Lesen Sie diesen Text auf Deutsch

This is the first story in our new series called "Overland." Seven locally based journalists will be reporting for ZEIT ONLINE in the coming months from their regions. The series is part of our special new section #D17, in which we seek to explain Germany to Germans in the runup to this year's national election.

Daniel has never fallen in love. Now, in his mid-30s, he has decided that needs to change, and he's looking for a woman to be his first girlfriend. He wants to finally know what it feels like to be in love. So far, it's only been something he has heard or read about.

If the area where he lives is anything to go by, one could easily assume that Daniel is lonely. A hilly area in southern Saxony, close to both the picturesque Swiss Saxony region and the Czech border. Daniel doesn't even live in a real village – it's just a tiny, spread out community that can only be reached via narrow, winding roads. His home is separate from the others. The façade is well maintained, he has a small garden and there is plenty of room for two. Daniel shares the house with his mother.

He's spent most of his life here. If you pull the lace curtains aside, all you can see is a vast landscape empty of people. No man's land. Yet it's precisely this eternal quiet that Daniel likes, this radical seclusion. Urbanites might not like it here, but Daniel finds his surroundings to be comforting. "I don't want to leave," he says. "And I don’t need much. Quiet, a roof over my head, a computer and a fast internet connection."

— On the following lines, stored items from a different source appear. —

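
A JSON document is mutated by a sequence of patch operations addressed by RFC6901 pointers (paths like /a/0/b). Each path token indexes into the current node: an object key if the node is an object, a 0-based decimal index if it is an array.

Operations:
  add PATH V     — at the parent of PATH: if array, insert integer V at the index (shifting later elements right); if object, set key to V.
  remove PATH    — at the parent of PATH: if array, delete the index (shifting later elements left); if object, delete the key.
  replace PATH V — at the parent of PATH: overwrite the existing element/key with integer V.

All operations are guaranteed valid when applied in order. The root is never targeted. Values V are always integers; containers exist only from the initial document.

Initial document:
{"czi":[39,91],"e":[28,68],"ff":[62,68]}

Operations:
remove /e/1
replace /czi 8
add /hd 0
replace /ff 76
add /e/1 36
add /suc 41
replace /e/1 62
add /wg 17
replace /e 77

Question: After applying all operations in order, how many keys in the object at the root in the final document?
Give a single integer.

After op 1 (remove /e/1): {"czi":[39,91],"e":[28],"ff":[62,68]}
After op 2 (replace /czi 8): {"czi":8,"e":[28],"ff":[62,68]}
After op 3 (add /hd 0): {"czi":8,"e":[28],"ff":[62,68],"hd":0}
After op 4 (replace /ff 76): {"czi":8,"e":[28],"ff":76,"hd":0}
After op 5 (add /e/1 36): {"czi":8,"e":[28,36],"ff":76,"hd":0}
After op 6 (add /suc 41): {"czi":8,"e":[28,36],"ff":76,"hd":0,"suc":41}
After op 7 (replace /e/1 62): {"czi":8,"e":[28,62],"ff":76,"hd":0,"suc":41}
After op 8 (add /wg 17): {"czi":8,"e":[28,62],"ff":76,"hd":0,"suc":41,"wg":17}
After op 9 (replace /e 77): {"czi":8,"e":77,"ff":76,"hd":0,"suc":41,"wg":17}
Size at the root: 6

Answer: 6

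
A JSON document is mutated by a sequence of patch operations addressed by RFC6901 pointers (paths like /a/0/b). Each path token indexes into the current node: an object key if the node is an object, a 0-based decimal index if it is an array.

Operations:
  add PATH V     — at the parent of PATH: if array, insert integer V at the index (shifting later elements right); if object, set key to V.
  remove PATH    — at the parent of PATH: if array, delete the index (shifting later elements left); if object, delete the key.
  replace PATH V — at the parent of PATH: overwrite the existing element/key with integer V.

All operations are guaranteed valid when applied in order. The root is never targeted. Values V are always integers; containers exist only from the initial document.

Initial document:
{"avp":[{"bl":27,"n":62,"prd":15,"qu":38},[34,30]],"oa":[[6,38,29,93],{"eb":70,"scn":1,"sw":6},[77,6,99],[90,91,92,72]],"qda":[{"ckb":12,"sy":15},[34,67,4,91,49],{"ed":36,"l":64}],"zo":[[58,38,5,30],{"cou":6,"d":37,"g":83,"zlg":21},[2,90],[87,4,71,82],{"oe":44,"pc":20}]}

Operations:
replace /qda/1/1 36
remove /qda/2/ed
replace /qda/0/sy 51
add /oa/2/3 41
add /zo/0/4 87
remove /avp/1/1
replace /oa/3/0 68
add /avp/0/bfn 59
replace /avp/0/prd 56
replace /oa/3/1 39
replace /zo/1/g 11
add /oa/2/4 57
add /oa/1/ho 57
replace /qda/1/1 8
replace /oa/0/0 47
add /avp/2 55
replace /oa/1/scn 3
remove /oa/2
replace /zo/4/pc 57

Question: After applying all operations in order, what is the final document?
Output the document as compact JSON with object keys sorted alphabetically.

Answer: {"avp":[{"bfn":59,"bl":27,"n":62,"prd":56,"qu":38},[34],55],"oa":[[47,38,29,93],{"eb":70,"ho":57,"scn":3,"sw":6},[68,39,92,72]],"qda":[{"ckb":12,"sy":51},[34,8,4,91,49],{"l":64}],"zo":[[58,38,5,30,87],{"cou":6,"d":37,"g":11,"zlg":21},[2,90],[87,4,71,82],{"oe":44,"pc":57}]}

Derivation:
After op 1 (replace /qda/1/1 36): {"avp":[{"bl":27,"n":62,"prd":15,"qu":38},[34,30]],"oa":[[6,38,29,93],{"eb":70,"scn":1,"sw":6},[77,6,99],[90,91,92,72]],"qda":[{"ckb":12,"sy":15},[34,36,4,91,49],{"ed":36,"l":64}],"zo":[[58,38,5,30],{"cou":6,"d":37,"g":83,"zlg":21},[2,90],[87,4,71,82],{"oe":44,"pc":20}]}
After op 2 (remove /qda/2/ed): {"avp":[{"bl":27,"n":62,"prd":15,"qu":38},[34,30]],"oa":[[6,38,29,93],{"eb":70,"scn":1,"sw":6},[77,6,99],[90,91,92,72]],"qda":[{"ckb":12,"sy":15},[34,36,4,91,49],{"l":64}],"zo":[[58,38,5,30],{"cou":6,"d":37,"g":83,"zlg":21},[2,90],[87,4,71,82],{"oe":44,"pc":20}]}
After op 3 (replace /qda/0/sy 51): {"avp":[{"bl":27,"n":62,"prd":15,"qu":38},[34,30]],"oa":[[6,38,29,93],{"eb":70,"scn":1,"sw":6},[77,6,99],[90,91,92,72]],"qda":[{"ckb":12,"sy":51},[34,36,4,91,49],{"l":64}],"zo":[[58,38,5,30],{"cou":6,"d":37,"g":83,"zlg":21},[2,90],[87,4,71,82],{"oe":44,"pc":20}]}
After op 4 (add /oa/2/3 41): {"avp":[{"bl":27,"n":62,"prd":15,"qu":38},[34,30]],"oa":[[6,38,29,93],{"eb":70,"scn":1,"sw":6},[77,6,99,41],[90,91,92,72]],"qda":[{"ckb":12,"sy":51},[34,36,4,91,49],{"l":64}],"zo":[[58,38,5,30],{"cou":6,"d":37,"g":83,"zlg":21},[2,90],[87,4,71,82],{"oe":44,"pc":20}]}
After op 5 (add /zo/0/4 87): {"avp":[{"bl":27,"n":62,"prd":15,"qu":38},[34,30]],"oa":[[6,38,29,93],{"eb":70,"scn":1,"sw":6},[77,6,99,41],[90,91,92,72]],"qda":[{"ckb":12,"sy":51},[34,36,4,91,49],{"l":64}],"zo":[[58,38,5,30,87],{"cou":6,"d":37,"g":83,"zlg":21},[2,90],[87,4,71,82],{"oe":44,"pc":20}]}
After op 6 (remove /avp/1/1): {"avp":[{"bl":27,"n":62,"prd":15,"qu":38},[34]],"oa":[[6,38,29,93],{"eb":70,"scn":1,"sw":6},[77,6,99,41],[90,91,92,72]],"qda":[{"ckb":12,"sy":51},[34,36,4,91,49],{"l":64}],"zo":[[58,38,5,30,87],{"cou":6,"d":37,"g":83,"zlg":21},[2,90],[87,4,71,82],{"oe":44,"pc":20}]}
After op 7 (replace /oa/3/0 68): {"avp":[{"bl":27,"n":62,"prd":15,"qu":38},[34]],"oa":[[6,38,29,93],{"eb":70,"scn":1,"sw":6},[77,6,99,41],[68,91,92,72]],"qda":[{"ckb":12,"sy":51},[34,36,4,91,49],{"l":64}],"zo":[[58,38,5,30,87],{"cou":6,"d":37,"g":83,"zlg":21},[2,90],[87,4,71,82],{"oe":44,"pc":20}]}
After op 8 (add /avp/0/bfn 59): {"avp":[{"bfn":59,"bl":27,"n":62,"prd":15,"qu":38},[34]],"oa":[[6,38,29,93],{"eb":70,"scn":1,"sw":6},[77,6,99,41],[68,91,92,72]],"qda":[{"ckb":12,"sy":51},[34,36,4,91,49],{"l":64}],"zo":[[58,38,5,30,87],{"cou":6,"d":37,"g":83,"zlg":21},[2,90],[87,4,71,82],{"oe":44,"pc":20}]}
After op 9 (replace /avp/0/prd 56): {"avp":[{"bfn":59,"bl":27,"n":62,"prd":56,"qu":38},[34]],"oa":[[6,38,29,93],{"eb":70,"scn":1,"sw":6},[77,6,99,41],[68,91,92,72]],"qda":[{"ckb":12,"sy":51},[34,36,4,91,49],{"l":64}],"zo":[[58,38,5,30,87],{"cou":6,"d":37,"g":83,"zlg":21},[2,90],[87,4,71,82],{"oe":44,"pc":20}]}
After op 10 (replace /oa/3/1 39): {"avp":[{"bfn":59,"bl":27,"n":62,"prd":56,"qu":38},[34]],"oa":[[6,38,29,93],{"eb":70,"scn":1,"sw":6},[77,6,99,41],[68,39,92,72]],"qda":[{"ckb":12,"sy":51},[34,36,4,91,49],{"l":64}],"zo":[[58,38,5,30,87],{"cou":6,"d":37,"g":83,"zlg":21},[2,90],[87,4,71,82],{"oe":44,"pc":20}]}
After op 11 (replace /zo/1/g 11): {"avp":[{"bfn":59,"bl":27,"n":62,"prd":56,"qu":38},[34]],"oa":[[6,38,29,93],{"eb":70,"scn":1,"sw":6},[77,6,99,41],[68,39,92,72]],"qda":[{"ckb":12,"sy":51},[34,36,4,91,49],{"l":64}],"zo":[[58,38,5,30,87],{"cou":6,"d":37,"g":11,"zlg":21},[2,90],[87,4,71,82],{"oe":44,"pc":20}]}
After op 12 (add /oa/2/4 57): {"avp":[{"bfn":59,"bl":27,"n":62,"prd":56,"qu":38},[34]],"oa":[[6,38,29,93],{"eb":70,"scn":1,"sw":6},[77,6,99,41,57],[68,39,92,72]],"qda":[{"ckb":12,"sy":51},[34,36,4,91,49],{"l":64}],"zo":[[58,38,5,30,87],{"cou":6,"d":37,"g":11,"zlg":21},[2,90],[87,4,71,82],{"oe":44,"pc":20}]}
After op 13 (add /oa/1/ho 57): {"avp":[{"bfn":59,"bl":27,"n":62,"prd":56,"qu":38},[34]],"oa":[[6,38,29,93],{"eb":70,"ho":57,"scn":1,"sw":6},[77,6,99,41,57],[68,39,92,72]],"qda":[{"ckb":12,"sy":51},[34,36,4,91,49],{"l":64}],"zo":[[58,38,5,30,87],{"cou":6,"d":37,"g":11,"zlg":21},[2,90],[87,4,71,82],{"oe":44,"pc":20}]}
After op 14 (replace /qda/1/1 8): {"avp":[{"bfn":59,"bl":27,"n":62,"prd":56,"qu":38},[34]],"oa":[[6,38,29,93],{"eb":70,"ho":57,"scn":1,"sw":6},[77,6,99,41,57],[68,39,92,72]],"qda":[{"ckb":12,"sy":51},[34,8,4,91,49],{"l":64}],"zo":[[58,38,5,30,87],{"cou":6,"d":37,"g":11,"zlg":21},[2,90],[87,4,71,82],{"oe":44,"pc":20}]}
After op 15 (replace /oa/0/0 47): {"avp":[{"bfn":59,"bl":27,"n":62,"prd":56,"qu":38},[34]],"oa":[[47,38,29,93],{"eb":70,"ho":57,"scn":1,"sw":6},[77,6,99,41,57],[68,39,92,72]],"qda":[{"ckb":12,"sy":51},[34,8,4,91,49],{"l":64}],"zo":[[58,38,5,30,87],{"cou":6,"d":37,"g":11,"zlg":21},[2,90],[87,4,71,82],{"oe":44,"pc":20}]}
After op 16 (add /avp/2 55): {"avp":[{"bfn":59,"bl":27,"n":62,"prd":56,"qu":38},[34],55],"oa":[[47,38,29,93],{"eb":70,"ho":57,"scn":1,"sw":6},[77,6,99,41,57],[68,39,92,72]],"qda":[{"ckb":12,"sy":51},[34,8,4,91,49],{"l":64}],"zo":[[58,38,5,30,87],{"cou":6,"d":37,"g":11,"zlg":21},[2,90],[87,4,71,82],{"oe":44,"pc":20}]}
After op 17 (replace /oa/1/scn 3): {"avp":[{"bfn":59,"bl":27,"n":62,"prd":56,"qu":38},[34],55],"oa":[[47,38,29,93],{"eb":70,"ho":57,"scn":3,"sw":6},[77,6,99,41,57],[68,39,92,72]],"qda":[{"ckb":12,"sy":51},[34,8,4,91,49],{"l":64}],"zo":[[58,38,5,30,87],{"cou":6,"d":37,"g":11,"zlg":21},[2,90],[87,4,71,82],{"oe":44,"pc":20}]}
After op 18 (remove /oa/2): {"avp":[{"bfn":59,"bl":27,"n":62,"prd":56,"qu":38},[34],55],"oa":[[47,38,29,93],{"eb":70,"ho":57,"scn":3,"sw":6},[68,39,92,72]],"qda":[{"ckb":12,"sy":51},[34,8,4,91,49],{"l":64}],"zo":[[58,38,5,30,87],{"cou":6,"d":37,"g":11,"zlg":21},[2,90],[87,4,71,82],{"oe":44,"pc":20}]}
After op 19 (replace /zo/4/pc 57): {"avp":[{"bfn":59,"bl":27,"n":62,"prd":56,"qu":38},[34],55],"oa":[[47,38,29,93],{"eb":70,"ho":57,"scn":3,"sw":6},[68,39,92,72]],"qda":[{"ckb":12,"sy":51},[34,8,4,91,49],{"l":64}],"zo":[[58,38,5,30,87],{"cou":6,"d":37,"g":11,"zlg":21},[2,90],[87,4,71,82],{"oe":44,"pc":57}]}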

For quite some time, that was enough. But about a year ago, something changed. He realized he wanted more contact with other people, and not just over the internet. He wanted to meet people in real life. It's not that he's particularly bothered by the solitude – being alone is normal for Daniel. It's more a sense of inner turmoil. Daniel is getting older, and with each passing birthday, a question grows louder in his head: "I want to know if there's perhaps more to life." He points to the scattered neighboring houses on the horizon. Hardly anyone of his age still lives in the area, most having moved away to find jobs and experience life in the big city. Only the older ones stayed behind – and lots of single men. "There are many men here who live alone in large homes," Daniel says. "That's not how I want to end up."

But there's a paucity of women in rural areas. Population statistics have documented this phenomenon for years, especially in the former East German states. Women, especially younger ones, tend to be more mobile than men and are more likely to move away to larger cities or to head to western Germany. Saxony is a prime example of this phenomenon. Statistically, more women live in the state than men, but if you look at the numbers for the 18-30 age group – in other words, the residents who will shape the region's future – a very different picture emerges. According to the most recent State Development Report for Saxony, for every 100 men, there is an average of just under 91 women. In rural areas, the male to female population imbalance is even more extreme.
Some researchers say that such demographic dips need to be observed over time, arguing that the trend could reverse. Others, though, view the gender imbalance seen in today's population as a true problem that also breeds others: The difficulties inherent in finding a partner and starting a family, they say, often lead to a lack of prospects, both personally and professionally. Some men, they argue, are more likely to slide into right-wing extremism if they remain single.

"Let's Just Meet, But there Needs to Be Some Chemistry"

Daniel isn't a radical person. His most extreme characteristic is likely the fact that he lives like a hermit. But he also worries he may one day be the sole resident of his home. That is why he decided to take out a personal ad. At first, he tested out online dating sites. "But people there talk and talk, and the second you suggest meeting up for a coffee, it's silence." So, Daniel, the computer nerd, instead went the more old-fashioned route: a lonely hearts ad in a newspaper.

"A man living in the country, fascinated by computers, non-smoker, strong build, with a sense of humor, is looking for you," Daniel wrote in the ad, which appears in the classified ads at the very back of the regional newspaper. Week after week, the same sentences are printed: "Let's just meet, but there needs to be some chemistry. My hobbies tend to be digital – e.g. gaming, programming and watching TV series, but don't worry, I also like traveling and can get interested in other things." It's an authentic ad, without any posing or exaggerations. Do women find a guy like that to be agreeably honest or just really strange?

Daniel has brown eyebrows, dark, closely shorn hair that is showing its first signs of graying, a bulky figure, but a very soft presence. He's not like all the others, he says about himself. He shares his story openly, but doesn't want his real name used for fear of leaving behind a trail on the internet. Daniel knows more about networks and computers than most people. "Until now, I was married to my computer," he says, revealing what may be his greatest strength, but also his greatest weakness.